Monday, May 18, 2026

Higher Education’s “Accidental Leadership” Problem

 


Why institutions must begin treating leadership development and institutional memory as strategic priorities

Dr. Flavius A. B. Akerele III

Adapted from a keynote presentation delivered at the 12th Annual California International Conference on Management and Leadership at Alliant University (May 2026).

Higher education institutions excel at developing disciplinary expertise, academic knowledge, and professional specialization. Yet many institutions still rely upon surprisingly informal systems for developing leaders.

Faculty, staff, and administrators are frequently promoted into leadership positions based upon technical expertise, longevity, or operational success without receiving structured leadership preparation beforehand. Leadership often develops reactively rather than intentionally.

I refer to this as the “accidental leadership” model.

This approach may have evolved naturally over time, particularly during periods when institutions were smaller, organizational structures were simpler, and employees often remained within the same institution for decades. However, today’s higher education environment is far more complex.

Modern colleges and universities face growing pressures related to accreditation, enrollment management, technology integration, operational sustainability, workforce development, and student success outcomes.

At the same time, many institutions are experiencing significant generational transitions as long-serving administrators and faculty leaders retire. Without intentional systems for mentorship and knowledge transfer, institutions risk losing critical operational continuity and institutional memory.

One of the most overlooked challenges in higher education today is the loss of institutional knowledge.

When experienced personnel leave, institutions often lose far more than individual employees. They lose historical context, accreditation expertise, informal problem-solving networks, and operational insight accumulated over years or decades of service.

The consequences are not merely administrative. Students are affected when institutions struggle with inconsistent processes, unclear communication channels, delayed decision-making, or operational inefficiencies caused by fragmented organizational knowledge.

This issue frequently becomes visible during accreditation reviews. Institutions that struggle during accreditation visits are often not failing because of a lack of effort or commitment. Rather, they struggle because critical institutional knowledge is fragmented, undocumented, or concentrated within too few individuals.

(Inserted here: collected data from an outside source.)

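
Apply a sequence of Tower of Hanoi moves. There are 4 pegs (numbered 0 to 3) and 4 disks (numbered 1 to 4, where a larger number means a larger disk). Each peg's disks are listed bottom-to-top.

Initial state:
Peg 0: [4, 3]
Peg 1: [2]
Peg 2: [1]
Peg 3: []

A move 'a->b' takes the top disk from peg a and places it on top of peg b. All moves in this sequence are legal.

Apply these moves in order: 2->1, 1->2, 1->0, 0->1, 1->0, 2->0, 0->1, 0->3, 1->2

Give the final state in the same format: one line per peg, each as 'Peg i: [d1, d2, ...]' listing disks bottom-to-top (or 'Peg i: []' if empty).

After move 1 (2->1):
Peg 0: [4, 3]
Peg 1: [2, 1]
Peg 2: []
Peg 3: []

After move 2 (1->2):
Peg 0: [4, 3]
Peg 1: [2]
Peg 2: [1]
Peg 3: []

After move 3 (1->0):
Peg 0: [4, 3, 2]
Peg 1: []
Peg 2: [1]
Peg 3: []

After move 4 (0->1):
Peg 0: [4, 3]
Peg 1: [2]
Peg 2: [1]
Peg 3: []

After move 5 (1->0):
Peg 0: [4, 3, 2]
Peg 1: []
Peg 2: [1]
Peg 3: []

After move 6 (2->0):
Peg 0: [4, 3, 2, 1]
Peg 1: []
Peg 2: []
Peg 3: []

After move 7 (0->1):
Peg 0: [4, 3, 2]
Peg 1: [1]
Peg 2: []
Peg 3: []

After move 8 (0->3):
Peg 0: [4, 3]
Peg 1: [1]
Peg 2: []
Peg 3: [2]

After move 9 (1->2):
Peg 0: [4, 3]
Peg 1: []
Peg 2: [1]
Peg 3: [2]

Answer: Peg 0: [4, 3]
Peg 1: []
Peg 2: [1]
Peg 3: [2]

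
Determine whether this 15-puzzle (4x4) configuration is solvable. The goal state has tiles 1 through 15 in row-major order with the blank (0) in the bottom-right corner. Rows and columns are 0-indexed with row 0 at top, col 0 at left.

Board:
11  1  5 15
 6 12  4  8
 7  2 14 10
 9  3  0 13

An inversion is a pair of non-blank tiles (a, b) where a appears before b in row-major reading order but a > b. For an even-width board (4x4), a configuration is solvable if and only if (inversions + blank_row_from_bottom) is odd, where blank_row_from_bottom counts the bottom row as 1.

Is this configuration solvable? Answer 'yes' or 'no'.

Inversions: 48
Blank is in row 3 (0-indexed from top), which is row 1 counting from the bottom (bottom = 1).
48 + 1 = 49, which is odd, so the puzzle is solvable.

Answer: yes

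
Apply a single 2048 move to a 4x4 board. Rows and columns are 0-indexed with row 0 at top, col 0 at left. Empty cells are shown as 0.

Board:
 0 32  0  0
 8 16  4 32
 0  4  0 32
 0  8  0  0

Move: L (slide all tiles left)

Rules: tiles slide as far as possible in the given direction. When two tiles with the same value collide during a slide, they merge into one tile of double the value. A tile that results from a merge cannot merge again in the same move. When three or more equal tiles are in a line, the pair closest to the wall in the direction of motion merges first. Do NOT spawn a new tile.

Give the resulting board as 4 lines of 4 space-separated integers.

Answer: 32  0  0  0
 8 16  4 32
 4 32  0  0
 8  0  0  0

Derivation:
Slide left:
row 0: [0, 32, 0, 0] -> [32, 0, 0, 0]
row 1: [8, 16, 4, 32] -> [8, 16, 4, 32]
row 2: [0, 4, 0, 32] -> [4, 32, 0, 0]
row 3: [0, 8, 0, 0] -> [8, 0, 0, 0]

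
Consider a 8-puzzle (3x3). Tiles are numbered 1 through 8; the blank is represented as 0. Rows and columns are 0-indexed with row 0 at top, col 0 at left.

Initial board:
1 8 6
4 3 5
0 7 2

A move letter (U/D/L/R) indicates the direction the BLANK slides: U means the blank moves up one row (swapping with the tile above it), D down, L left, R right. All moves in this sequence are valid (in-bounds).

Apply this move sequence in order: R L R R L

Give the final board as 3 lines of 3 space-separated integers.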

In many cases, personnel simply do not know where information is located, which office owns a process, or who has the institutional knowledge necessary to answer questions effectively.

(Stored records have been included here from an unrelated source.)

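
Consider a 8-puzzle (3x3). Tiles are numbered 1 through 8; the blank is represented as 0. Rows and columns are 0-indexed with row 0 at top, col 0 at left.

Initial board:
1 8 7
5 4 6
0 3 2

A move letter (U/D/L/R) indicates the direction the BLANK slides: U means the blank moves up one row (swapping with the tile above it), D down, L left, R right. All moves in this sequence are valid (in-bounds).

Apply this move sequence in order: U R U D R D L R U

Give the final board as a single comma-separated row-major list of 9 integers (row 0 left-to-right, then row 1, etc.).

After move 1 (U):
1 8 7
0 4 6
5 3 2

After move 2 (R):
1 8 7
4 0 6
5 3 2

After move 3 (U):
1 0 7
4 8 6
5 3 2

After move 4 (D):
1 8 7
4 0 6
5 3 2

After move 5 (R):
1 8 7
4 6 0
5 3 2

After move 6 (D):
1 8 7
4 6 2
5 3 0

After move 7 (L):
1 8 7
4 6 2
5 0 3

After move 8 (R):
1 8 7
4 6 2
5 3 0

After move 9 (U):
1 8 7
4 6 0
5 3 2

Answer: 1, 8, 7, 4, 6, 0, 5, 3, 2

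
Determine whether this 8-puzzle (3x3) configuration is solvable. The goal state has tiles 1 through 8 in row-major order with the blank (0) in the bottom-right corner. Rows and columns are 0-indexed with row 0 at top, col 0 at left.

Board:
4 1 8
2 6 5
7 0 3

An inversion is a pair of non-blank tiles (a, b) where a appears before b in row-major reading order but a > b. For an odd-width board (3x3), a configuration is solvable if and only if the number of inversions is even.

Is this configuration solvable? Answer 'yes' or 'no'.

Answer: yes

Derivation:
Inversions (pairs i<j in row-major order where tile[i] > tile[j] > 0): 12
12 is even, so the puzzle is solvable.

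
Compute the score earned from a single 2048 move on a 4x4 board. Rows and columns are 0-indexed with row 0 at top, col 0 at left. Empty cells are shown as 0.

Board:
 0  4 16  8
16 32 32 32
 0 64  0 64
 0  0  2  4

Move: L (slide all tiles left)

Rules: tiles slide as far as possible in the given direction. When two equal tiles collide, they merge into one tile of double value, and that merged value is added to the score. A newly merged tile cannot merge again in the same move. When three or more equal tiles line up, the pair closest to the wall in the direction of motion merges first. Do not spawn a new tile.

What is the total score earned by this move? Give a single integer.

Slide left:
row 0: [0, 4, 16, 8] -> [4, 16, 8, 0]  score +0 (running 0)
row 1: [16, 32, 32, 32] -> [16, 64, 32, 0]  score +64 (running 64)
row 2: [0, 64, 0, 64] -> [128, 0, 0, 0]  score +128 (running 192)
row 3: [0, 0, 2, 4] -> [2, 4, 0, 0]  score +0 (running 192)
Board after move:
  4  16   8   0
 16  64  32   0
128   0   0   0
  2   4   0   0

Answer: 192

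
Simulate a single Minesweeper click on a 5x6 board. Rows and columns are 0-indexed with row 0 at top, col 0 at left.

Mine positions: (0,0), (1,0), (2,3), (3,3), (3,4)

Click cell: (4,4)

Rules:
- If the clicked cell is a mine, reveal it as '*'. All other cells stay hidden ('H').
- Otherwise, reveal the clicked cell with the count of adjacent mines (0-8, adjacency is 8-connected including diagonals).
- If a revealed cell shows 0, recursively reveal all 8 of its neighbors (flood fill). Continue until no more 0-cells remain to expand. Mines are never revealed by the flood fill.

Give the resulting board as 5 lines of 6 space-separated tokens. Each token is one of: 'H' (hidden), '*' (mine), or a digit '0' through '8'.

H H H H H H
H H H H H H
H H H H H H
H H H H H H
H H H H 2 H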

By contrast, institutions with strong mentorship structures and operational continuity are often better positioned to navigate organizational transitions, accreditation processes, and leadership turnover.

The good news is that higher education institutions already possess many of the resources necessary to begin addressing this challenge immediately.

Most colleges and universities already offer MBA, leadership, public administration, or organizational management coursework containing many of the exact competencies leadership pipelines require: communication, strategic planning, conflict resolution, organizational behavior, knowledge management, and leadership theory.

Institutions do not necessarily need entirely new departments or expensive external programs to begin developing intentional leadership pipelines. Existing resources can be adapted into leadership academies, mentorship cohorts, professional development certificates, and cross-functional leadership initiatives.

Equally important, institutions can begin viewing mentorship not merely as professional courtesy, but as a strategic continuity mechanism designed to preserve institutional knowledge and prepare future leaders before leadership gaps emerge.

Higher education has long invested in developing academic expertise. The next challenge may be developing equally intentional systems for cultivating the next generation of institutional leaders.

Selected References

CUPA-HR. (2023). Exploring the leadership pipeline in higher education.

Johnson, W. B. (2017). On being a mentor: A guide for higher education faculty (2nd ed.). Routledge.

Mullen, C. A. (2017). Mentorship in higher education. In The handbook of formal mentoring in higher education.

Wiig, K. M. (2008). People-focused knowledge management: How effective decision making leads to corporate success.

WASC Senior College and University Commission. (2023). Accreditation handbook and institutional effectiveness standards.